The flange did not come off with a few bumps from a copper hammer.
It would not come off with a sturdy puller either, so we decided that it must be rusted on. Perhaps a little push in a press would dislodge the pinion from the drive flange & the internal bearings in one go, so we set it up on a 65 Ton press, placed a 1" diameter slug of steel on the threaded section & started to press it.
At more than 30 tons, it became obvious that the short steel slug was bending, so we gave up & saw that the threaded section was bent also.
Next, we added a little warmth to the drive flange, still convinced that this was the problem. We warmed it untill it glowed red while adding some pressure with the press. Still no action.
<---- see picture.
Next, we removed the drive flange with an oxy torch. This should do it, so when we got it off we hit the pinion a few times with the hammer. Nothing.
So we cooled it all down & stuck it in the press again. At about 20 tons, we knew it was not coming out.
Next, we cut the inner cone down two sides right through. Surely this would do it, but no, even the press wouldn't shift it, but we were working on much lower pressures now. If it didn't come with a few tons, then it wasn't coming at all.

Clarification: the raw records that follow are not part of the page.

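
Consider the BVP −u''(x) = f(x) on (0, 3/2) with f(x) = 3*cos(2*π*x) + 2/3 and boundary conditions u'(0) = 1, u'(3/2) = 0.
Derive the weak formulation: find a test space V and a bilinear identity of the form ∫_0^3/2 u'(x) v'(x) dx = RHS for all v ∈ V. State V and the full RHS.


V = H^1(0, 3/2) (v unrestricted at boundary; u is determined up to an additive constant); weak form: ∫_0^3/2 u'v' dx = ∫_0^3/2 (3*cos(2*π*x) + 2/3) v dx − v(0) for all v ∈ V.

Multiply both sides by a test function v and integrate from 0 to 3/2:
  ∫_0^3/2 −u''(x) v(x) dx = ∫_0^3/2 f(x) v(x) dx.
Integrate the LHS by parts once:
  ∫_0^3/2 −u'' v dx = −[u'(x) v(x)]_0^3/2 + ∫_0^3/2 u'(x) v'(x) dx.
Thus ∫_0^3/2 u'(x) v'(x) dx = ∫_0^3/2 f(x) v(x) dx + [u'(x) v(x)]_0^3/2.
Choose V so that boundary terms are either known or forced to vanish.
u has inhomogeneous Neumann u'(0) = 1, u'(3/2) = 0. [u' v]_0^3/2 = (0)·v(3/2) − (1)·v(0) = − v(0). Take V = H^1(0, 3/2); boundary term becomes part of RHS.
Weak formulation: find u (satisfying any essential BC) such that ∫_0^3/2 u'(x) v'(x) dx = ∫_0^3/2 f v dx − v(0) for all v ∈ V (Neumann data are natural BCs: they enter the RHS as boundary terms).
Substituting f(x) = 3*cos(2*π*x) + 2/3, the right-hand side is ∫_0^3/2 (3*cos(2*π*x) + 2/3) v dx − v(0).
Compatibility check (pure Neumann): taking v ≡ 1 ∈ V gives 0 = ∫_0^3/2 f dx + (0) − (1), i.e. ∫_0^3/2 f dx must equal u'(0) − u'(3/2) = 1. Indeed ∫_0^3/2 (3*cos(2*π*x) + 2/3) dx = 1, so the data are compatible. The solution is then unique only up to an additive constant (fix it e.g. by requiring ∫_0^3/2 u dx = 0).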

Next we cut the bearing cone all around its circumference to blow away the rollers & this finally allowed the pinion to come out, but with the remains of the inner bearing cone still firmly attached.
Once it was on the bench, we were able to break up the remains of this cone to reveal the real reason for all this drama.

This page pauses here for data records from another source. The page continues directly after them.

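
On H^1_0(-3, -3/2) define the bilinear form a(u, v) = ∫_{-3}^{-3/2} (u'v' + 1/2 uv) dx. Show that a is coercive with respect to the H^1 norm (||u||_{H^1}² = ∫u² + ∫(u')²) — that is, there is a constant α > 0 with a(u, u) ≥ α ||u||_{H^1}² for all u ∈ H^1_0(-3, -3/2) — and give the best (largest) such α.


α = (9 + 8*π^2)/(2*(9 + 4*π^2))

Coercivity of a(·,·) on H^1_0(-3, -3/2) means a(u, u) ≥ α ||u||_{H^1}² for every u ∈ H^1_0.
The interval has length L = 3/2, and Poincaré/coercivity depend only on L. Here a(u, u) = ∫(u')² + (1/2)·∫u².
Here 0 < c = 1/2 < 1. The condition a(u,u) ≥ α||u||_{H^1}² reads (1−α)∫(u')² ≥ (α−c)∫u². Any admissible α is ≤ 1 (rapidly oscillating u have ∫u²/∫(u')² → 0), and α = 1 would force 0 ≥ (1−c)∫u², impossible since c < 1; so 1−α > 0. By the sharp Poincaré inequality on H^1_0 of an interval of length L, ∫(u')² ≥ (π/L)²∫u² with equality for the first sine mode sin(π(x−x₀)/L) (x₀ the left endpoint), so the inequality holds for all u iff (1−α)(π/L)² ≥ α − c, i.e. α ≤ ((π/L)² + c)/((π/L)² + 1) = (1 + c(L/π)²)/(1 + (L/π)²). With (π/L)² = 4*π^2/9 and c = 1/2, the largest admissible constant is α = ((π/L)² + c)/((π/L)² + 1).
Simplifying, α = (9 + 8*π^2)/(2*(9 + 4*π^2)).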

![](http://i11.photobucket.com/albums/a164/KB10/PinionFreeatlast.jpg)
This picture shows the pinion with a small piece of the inner bearing cone at the bottom of the picture.

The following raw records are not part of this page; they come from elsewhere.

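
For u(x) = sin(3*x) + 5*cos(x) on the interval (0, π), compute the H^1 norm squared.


||u||_{H^1(0,π)}^2 = 30*π

u'(x) = -5*sin(x) + 3*cos(3*x).
Expand u² and (u')² and integrate term by term on (0, π), using: for integers n ≥ 1, ∫_0^π sin²(nx) dx = ∫_0^π cos²(nx) dx = π/2; for n ≠ n', ∫_0^π sin(nx)sin(n'x) dx = ∫_0^π cos(nx)cos(n'x) dx = 0; and by product-to-sum, ∫_0^π sin(nx)cos(n'x) dx = ½∫_0^π [sin((n+n')x) + sin((n−n')x)] dx, which is 0 when n+n' is even and 2n/(n²−n'²) when n+n' is odd (it need not vanish on (0, π)).
  u² squared terms: (5)²·∫cos(x)² dx = 25·π/2 = 25*π/2;  (1)²·∫sin(3x)² dx = 1·π/2 = π/2.
  u² cross terms: 2·(5)·(1)·∫cos(x)·sin(3x) dx = 10·(0) = 0.
  So ∫_0^π u² dx = 25*π/2 + π/2 + 0 = 13*π.
  (u')² squared terms: (-5)²·∫sin(x)² dx = 25·π/2 = 25*π/2;  (3)²·∫cos(3x)² dx = 9·π/2 = 9*π/2.
  (u')² cross terms: 2·(-5)·(3)·∫sin(x)·cos(3x) dx = -30·(0) = 0.
  So ∫_0^π (u')² dx = 25*π/2 + 9*π/2 + 0 = 17*π.
||u||_{H^1}^2 = (13*π) + (17*π) = 30*π.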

While it isn't visible in the picture, the splines on the pinion are actually twisted ever so slightly. This is what was preventing the drive coupling from coming off, but we think that it would have come off in the press OK if we had tried to remove it by itself.
The mark in the pinion, where the bearing sits, & the corresponding mark on the bearing remnant is the cause of all of our grief. The bearing locked up at some time, probably just after it ran out of oil when the drain plug fell out, & the pinion spun inside the bearing, welding itself to the cone. At this point the diff, somewhat unsurprisingly, siezed. It was this pinion shaft welded quite solidly to the bearing that would not allow the damn thing to come apart.
Fortunately, the diff carrier is undamaged, although the paint is burnt, & is suitable for measuring as was originally intended & I will do this in the next couple of days.
To top it all off, I weighed the two carriers on a rough & ready spring scale. The alloy one came in at about 5-1/2lb [2.5 kg] while the iron carrier [without caps] weighed about 14-1/2 lb [6.5 kg] so at about 9lb [4kg] the weight saving was not as much as we had hoped for, but it's too late now, I will complete the measuring & let you know the results.
If it's all good, I will put the alloy carrier aside, discard all the iron diff parts & continue on with my own car & just hope that the bearing caps show up.